The DL-PFC is prime turf for motor planning, organization, and the regulation of intellectual functioning and action. It’s also involved in working memory.
So in theory, if the DL-PFC is being used primarily for rumination, does that sap its resources when it comes to its intended functioning? Yes, the involvement of the DL-PFC can lead to impaired thinking and problem solving.
A Ruminator Profile?
There appears to be a ruminator profile. Here are some common characteristics…
- A belief that insight is being gained through rumination.
- A history of trauma.
- A belief that one is facing chronic and uncontrollable stressors.
- Personality characteristics – perfectionism, neuroticism (leaning toward the nervous, anxious), and excessive relational focus (overvaluing relationships with others to the point where one makes huge personal sacrifices, no matter the costs).
- Often struggles to find solid solutions to hypothetical problems.
- Low confidence in their solutions and typically fail to implement them.
- Tend to reach-out to others for support. Unfortunately, they’re less likely to get it.

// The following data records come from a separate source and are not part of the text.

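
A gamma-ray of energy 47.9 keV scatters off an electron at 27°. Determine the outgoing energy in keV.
47.4156 keV

First convert energy to wavelength:
λ = hc/E, with hc ≈ 1239.842 keV·pm (i.e. 1239.842 eV·nm)

For E = 47.9 keV = 47900 eV:
λ = 1239.842 keV·pm / 47.9 keV
λ = 25.8840 pm

Calculate the Compton shift:
Δλ = λ_C(1 - cos(27°)) = 2.4263 × 0.1090
Δλ = 0.2645 pm

Final wavelength:
λ' = 25.8840 + 0.2645 = 26.1484 pm

Final energy:
E' = hc/λ' = 1239.842 / 26.1484 = 47.4156 keV

(Intermediate values are shown rounded; full precision is carried through to the final answer.)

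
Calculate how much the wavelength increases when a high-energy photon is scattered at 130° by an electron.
3.9859 pm

Using the Compton scattering formula:
Δλ = λ_C(1 - cos θ)

where λ_C = h/(m_e·c) ≈ 2.4263 pm is the Compton wavelength of an electron.

For θ = 130°:
cos(130°) = -0.6428
1 - cos(130°) = 1.6428

Δλ = 2.4263 × 1.6428
Δλ = 3.9859 pm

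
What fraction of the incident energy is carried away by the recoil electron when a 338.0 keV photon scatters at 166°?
0.5658 (or 56.58%)

Calculate initial and final photon energies:

Initial: E₀ = 338.0 keV → λ₀ = 3.6682 pm
Compton shift: Δλ = 4.7805 pm
Final wavelength: λ' = 8.4487 pm
Final energy: E' = 146.7491 keV

Fractional energy loss:
(E₀ - E')/E₀ = (338.0000 - 146.7491)/338.0000
= 191.2509/338.0000
= 0.5658
= 56.58%

(Intermediate values are shown rounded; full precision is carried through to the final answer.)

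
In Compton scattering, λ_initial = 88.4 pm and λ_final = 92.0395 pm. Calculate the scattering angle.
120.00°

First find the wavelength shift:
Δλ = λ' - λ = 92.0395 - 88.4 = 3.6395 pm

Using Δλ = λ_C(1 - cos θ), with λ_C = h/(m_e·c) ≈ 2.42631024 pm:
cos θ = 1 - Δλ/λ_C
cos θ = 1 - 3.6395/2.42631024
cos θ = -0.500014

θ = arccos(-0.500014)
θ = 120.00°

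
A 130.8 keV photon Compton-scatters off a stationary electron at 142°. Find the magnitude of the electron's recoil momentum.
1.1167e-22 kg·m/s

The electron is initially at rest, so by conservation of momentum:
p⃗_e = p⃗₀ − p⃗'  (incident photon momentum minus scattered photon momentum)

Photon momentum magnitudes (p = h/λ = E/c):
λ₀ = hc/E₀ = 9.4789 pm → p₀ = h/λ₀ = 6.9903e-23 kg·m/s
Δλ = λ_C(1 − cos 142°) = 4.3383 pm
λ' = 13.8172 pm → p' = h/λ' = 4.7955e-23 kg·m/s

The scattered photon makes angle θ = 142° with the incident direction, so by the law of cosines:
|p⃗_e|² = p₀² + p'² − 2p₀p'cos θ
|p⃗_e|² = (6.9903e-23)² + (4.7955e-23)² − 2·6.9903e-23·4.7955e-23·cos(142°)
|p⃗_e| = 1.1167e-22 kg·m/s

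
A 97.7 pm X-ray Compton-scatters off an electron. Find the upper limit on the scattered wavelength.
102.5526 pm (at θ = 180°)

The Compton shift is Δλ = λ_C(1 − cos θ).

Since cos θ ranges from −1 to 1, the factor (1 − cos θ) ranges from 0 to 2; the maximum shift occurs at θ = 180° (backscattering):
Δλ_max = 2λ_C = 2 × 2.4263 pm = 4.8526 pm

Maximum scattered wavelength:
λ'_max = λ₀ + Δλ_max = 97.7 + 4.8526 = 102.5526 pm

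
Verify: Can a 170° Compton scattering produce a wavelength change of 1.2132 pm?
No, inconsistent

Calculate the expected shift for θ = 170°:

Δλ_expected = λ_C(1 - cos(170°))
Δλ_expected = 2.4263 × (1 - cos(170°))
Δλ_expected = 2.4263 × 1.9848
Δλ_expected = 4.8158 pm

Given shift: 1.2132 pm
Expected shift: 4.8158 pm
Difference: 3.6026 pm

The values do not match. The given shift corresponds to θ ≈ 60.0°, not 170°.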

It’s very difficult to coax depressive ruminators away from their negative thoughts. However, it seems that directing them to focus upon something else in the present can have a positive impact.

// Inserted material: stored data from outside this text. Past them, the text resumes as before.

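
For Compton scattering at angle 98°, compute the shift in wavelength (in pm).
2.7640 pm

Using the Compton scattering formula:
Δλ = λ_C(1 - cos θ)

where λ_C = h/(m_e·c) ≈ 2.4263 pm is the Compton wavelength of an electron.

For θ = 98°:
cos(98°) = -0.1392
1 - cos(98°) = 1.1392

Δλ = 2.4263 × 1.1392
Δλ = 2.7640 pm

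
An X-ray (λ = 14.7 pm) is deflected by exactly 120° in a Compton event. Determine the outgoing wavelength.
18.3395 pm

Using the Compton formula: λ' = λ + λ_C(1 − cos θ)

For θ = 120°, cos θ = -1/2 (exact) = -0.5000, so:
1 − cos 120° = 1 − (-1/2) = 1.5000

Δλ = λ_C × 1.5000 = 2.4263 × 1.5000 = 3.6395 pm

λ' = 14.7 + 3.6395 = 18.3395 pm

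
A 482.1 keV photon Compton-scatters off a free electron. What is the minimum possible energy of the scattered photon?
166.9962 keV (at θ = 180°)

The scattered photon has minimum energy when its wavelength is maximum, i.e., when the Compton shift Δλ = λ_C(1 − cos θ) is maximum. This occurs at θ = 180° (backscattering), giving Δλ_max = 2λ_C = 4.8526 pm.

Initial wavelength: λ₀ = hc/E₀ = 2.5718 pm
Maximum final wavelength: λ'_max = λ₀ + 2λ_C = 2.5718 + 4.8526 = 7.4244 pm
Minimum final energy: E'_min = hc/λ'_max = 166.9962 keV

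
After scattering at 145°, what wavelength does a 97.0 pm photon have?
101.4138 pm

Using the Compton scattering formula:
λ' = λ + Δλ = λ + λ_C(1 - cos θ)

Given:
- Initial wavelength λ = 97.0 pm
- Scattering angle θ = 145°
- Compton wavelength λ_C ≈ 2.4263 pm

Calculate the shift:
Δλ = 2.4263 × (1 - cos(145°))
Δλ = 2.4263 × 1.8192
Δλ = 4.4138 pm

Final wavelength:
λ' = 97.0 + 4.4138 = 101.4138 pm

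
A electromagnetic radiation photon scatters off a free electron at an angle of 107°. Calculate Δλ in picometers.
3.1357 pm

Using the Compton scattering formula:
Δλ = λ_C(1 - cos θ)

where λ_C = h/(m_e·c) ≈ 2.4263 pm is the Compton wavelength of an electron.

For θ = 107°:
cos(107°) = -0.2924
1 - cos(107°) = 1.2924

Δλ = 2.4263 × 1.2924
Δλ = 3.1357 pm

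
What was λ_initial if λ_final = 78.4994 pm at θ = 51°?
77.6000 pm

From λ' = λ + Δλ, we have λ = λ' - Δλ

First calculate the Compton shift:
Δλ = λ_C(1 - cos θ)
Δλ = 2.4263 × (1 - cos(51°))
Δλ = 2.4263 × 0.3707
Δλ = 0.8994 pm

Initial wavelength:
λ = λ' - Δλ
λ = 78.4994 - 0.8994
λ = 77.6000 pm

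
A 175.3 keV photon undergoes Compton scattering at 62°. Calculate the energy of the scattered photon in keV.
148.3080 keV

First convert energy to wavelength:
λ = hc/E, with hc ≈ 1239.842 keV·pm (i.e. 1239.842 eV·nm)

For E = 175.3 keV = 175300 eV:
λ = 1239.842 keV·pm / 175.3 keV
λ = 7.0727 pm

Calculate the Compton shift:
Δλ = λ_C(1 - cos(62°)) = 2.4263 × 0.5305
Δλ = 1.2872 pm

Final wavelength:
λ' = 7.0727 + 1.2872 = 8.3599 pm

Final energy:
E' = hc/λ' = 1239.842 / 8.3599 = 148.3080 keV

(Intermediate values are shown rounded; full precision is carried through to the final answer.)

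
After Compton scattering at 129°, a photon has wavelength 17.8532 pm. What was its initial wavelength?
13.9000 pm

From λ' = λ + Δλ, we have λ = λ' - Δλ

First calculate the Compton shift:
Δλ = λ_C(1 - cos θ)
Δλ = 2.4263 × (1 - cos(129°))
Δλ = 2.4263 × 1.6293
Δλ = 3.9532 pm

Initial wavelength:
λ = λ' - Δλ
λ = 17.8532 - 3.9532
λ = 13.9000 pm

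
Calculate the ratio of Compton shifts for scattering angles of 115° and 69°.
115° produces the larger shift by a factor of 2.217

Calculate both shifts using Δλ = λ_C(1 - cos θ):

For θ₁ = 69°:
Δλ₁ = 2.4263 × (1 - cos(69°))
Δλ₁ = 2.4263 × 0.6416
Δλ₁ = 1.5568 pm

For θ₂ = 115°:
Δλ₂ = 2.4263 × (1 - cos(115°))
Δλ₂ = 2.4263 × 1.4226
Δλ₂ = 3.4517 pm

The 115° angle produces the larger shift.
Ratio: 3.4517/1.5568 = 2.217

(Intermediate values are shown rounded; full precision is carried through to the final answer.)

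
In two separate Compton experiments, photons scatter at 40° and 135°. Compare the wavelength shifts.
135° produces the larger shift by a factor of 7.297

Calculate both shifts using Δλ = λ_C(1 - cos θ):

For θ₁ = 40°:
Δλ₁ = 2.4263 × (1 - cos(40°))
Δλ₁ = 2.4263 × 0.2340
Δλ₁ = 0.5676 pm

For θ₂ = 135°:
Δλ₂ = 2.4263 × (1 - cos(135°))
Δλ₂ = 2.4263 × 1.7071
Δλ₂ = 4.1420 pm

The 135° angle produces the larger shift.
Ratio: 4.1420/0.5676 = 7.297

(Intermediate values are shown rounded; full precision is carried through to the final answer.)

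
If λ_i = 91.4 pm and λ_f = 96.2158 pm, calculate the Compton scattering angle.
170.01°

First find the wavelength shift:
Δλ = λ' - λ = 96.2158 - 91.4 = 4.8158 pm

Using Δλ = λ_C(1 - cos θ), with λ_C = h/(m_e·c) ≈ 2.42631024 pm:
cos θ = 1 - Δλ/λ_C
cos θ = 1 - 4.8158/2.42631024
cos θ = -0.984825

θ = arccos(-0.984825)
θ = 170.01°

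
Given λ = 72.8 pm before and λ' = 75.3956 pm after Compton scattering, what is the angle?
94.00°

First find the wavelength shift:
Δλ = λ' - λ = 75.3956 - 72.8 = 2.5956 pm

Using Δλ = λ_C(1 - cos θ), with λ_C = h/(m_e·c) ≈ 2.42631024 pm:
cos θ = 1 - Δλ/λ_C
cos θ = 1 - 2.5956/2.42631024
cos θ = -0.069773

θ = arccos(-0.069773)
θ = 94.00°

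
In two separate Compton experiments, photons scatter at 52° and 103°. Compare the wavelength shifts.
103° produces the larger shift by a factor of 3.187

Calculate both shifts using Δλ = λ_C(1 - cos θ):

For θ₁ = 52°:
Δλ₁ = 2.4263 × (1 - cos(52°))
Δλ₁ = 2.4263 × 0.3843
Δλ₁ = 0.9325 pm

For θ₂ = 103°:
Δλ₂ = 2.4263 × (1 - cos(103°))
Δλ₂ = 2.4263 × 1.2250
Δλ₂ = 2.9721 pm

The 103° angle produces the larger shift.
Ratio: 2.9721/0.9325 = 3.187

(Intermediate values are shown rounded; full precision is carried through to the final answer.)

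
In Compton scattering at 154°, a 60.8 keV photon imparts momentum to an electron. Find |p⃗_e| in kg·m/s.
5.7502e-23 kg·m/s

The electron is initially at rest, so by conservation of momentum:
p⃗_e = p⃗₀ − p⃗'  (incident photon momentum minus scattered photon momentum)

Photon momentum magnitudes (p = h/λ = E/c):
λ₀ = hc/E₀ = 20.3921 pm → p₀ = h/λ₀ = 3.2493e-23 kg·m/s
Δλ = λ_C(1 − cos 154°) = 4.6071 pm
λ' = 24.9992 pm → p' = h/λ' = 2.6505e-23 kg·m/s

The scattered photon makes angle θ = 154° with the incident direction, so by the law of cosines:
|p⃗_e|² = p₀² + p'² − 2p₀p'cos θ
|p⃗_e|² = (3.2493e-23)² + (2.6505e-23)² − 2·3.2493e-23·2.6505e-23·cos(154°)
|p⃗_e| = 5.7502e-23 kg·m/s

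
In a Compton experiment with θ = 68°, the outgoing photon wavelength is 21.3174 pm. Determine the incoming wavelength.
19.8000 pm

From λ' = λ + Δλ, we have λ = λ' - Δλ

First calculate the Compton shift:
Δλ = λ_C(1 - cos θ)
Δλ = 2.4263 × (1 - cos(68°))
Δλ = 2.4263 × 0.6254
Δλ = 1.5174 pm

Initial wavelength:
λ = λ' - Δλ
λ = 21.3174 - 1.5174
λ = 19.8000 pm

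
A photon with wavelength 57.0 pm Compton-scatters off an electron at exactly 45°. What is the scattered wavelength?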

So it’s a matter of distraction.
Here are some techniques that have been effective…
- Meditation and prayer
- Taking small actions to begin solving problems
- Reappraising negative perceptions of events and high expectations of others
- Learning to let go of unhealthy or unattainable goals
- Developing multiple sources of gratification, social support, and self-esteem
That’s All Folks
Rumination is a fascinating psychodynamic. And if you didn’t know what it was going-in to this piece, you may have been repeating, “Oh, so that’s what that is,” as you were reading.
It’s more common than many know. And it’s definitely Chipur learning material.
If you’d like to do some independent research on rumination, do an Internet search for the work of Yale University’s Susan Nolen-Hoeksema.